Agressions sexuelles dissimulées et risques de suicide
Le signalement du 22 août fait état de "mauvaise gestion des prescriptions médicamenteuses des enfants confiés". Celui du lendemain révèle un "incendie déclenché par des mineurs au sein de la structure". Le 26 août, un signalement reçu dénonce des "violences par un professionnel sur un mineur pris en charge". Le 27 août, "détresse des enfants" et "un risque de passage à l'acte de certains d'entre eux".
Le 28 août, un nouveau signalement rapporte plusieurs faits : "la contrainte faite par deux mineurs de 14 et 15 ans sur un autre mineur de 12 ans pris en charge par l'établissement de réaliser des actes sexuels sur l'un d'eux et le souhait de la direction de dissimuler lesdits faits", "une mauvaise gestion des prescriptions médicamenteuses des enfants par un professionnel non diplômé qui utiliserait la même pipette pour différents traitements et qui oublierait le nombre de gouttes utilisées".
Une association lilloise chargée de prendre la suite
Pour toutes ces raisons, le conseil départemental avait décidé de placer le foyer sous administration provisoire le 2 septembre 2024. Avant de notifier la cessation d'activité un mois plus tard.
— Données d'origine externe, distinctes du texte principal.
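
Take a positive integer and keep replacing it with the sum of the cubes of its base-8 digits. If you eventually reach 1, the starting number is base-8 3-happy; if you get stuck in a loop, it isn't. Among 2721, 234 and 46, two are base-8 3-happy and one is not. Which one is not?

2721

2721: 2721 → 198 → 243 → 270 → 281 → 92 → 92  — repeats 92 (not base-8 3-happy)
234: 234 → 160 → 72 → 2 → 8 → 1  — reaches 1 (base-8 3-happy)
46: 46 → 341 → 258 → 72 → 2 → 8 → 1  — reaches 1 (base-8 3-happy)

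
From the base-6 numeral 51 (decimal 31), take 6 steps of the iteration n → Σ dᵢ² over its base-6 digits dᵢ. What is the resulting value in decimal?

31 = (5,1)_6 → 5² + 1² = 25 + 1 = 26
26 = (4,2)_6 → 4² + 2² = 16 + 4 = 20
20 = (3,2)_6 → 3² + 2² = 9 + 4 = 13
13 = (2,1)_6 → 2² + 1² = 4 + 1 = 5
5 = (5)_6 → 5² = 25
25 = (4,1)_6 → 4² + 1² = 16 + 1 = 17

17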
Dans un second arrêté publié ce 2 octobre, le conseil départemental annonce que l'autorisation accordée à Epona en 2017 "est transférée à l'Association ALEFPA", dont le siège est à Lille.
Il incombe à l'Association ALEFPA d'organiser le transfert des dossiers des personnes accueillies afin de garantir la continuité de leur prise en charge.
extrait de l'arrêté 2024-1733 du conseil départemental du Territoire de Belfort
Ce transfert prend effet dès ce 2 octobre 2024 "compte tenu de la nécessité de garantir la prise en charge dans les meilleures conditions des mineurs accueillis par la structure". Pour être clair, la fermeture officielle aura lieu vendredi 4 octobre.
Où s'établira désormais le foyer ? Selon le département, les jeunes qui le souhaitent pourront être transférés dans de nouveaux locaux, au centre d'hébergement de la base nautique du Malsaucy. Les salariés pourront également s'engager avec le groupe ALEFPA, qui devra "régulariser la situation de la structure au regard du nombre de mineurs accueillis [...] dans un délai de 30 jours" conclut le département.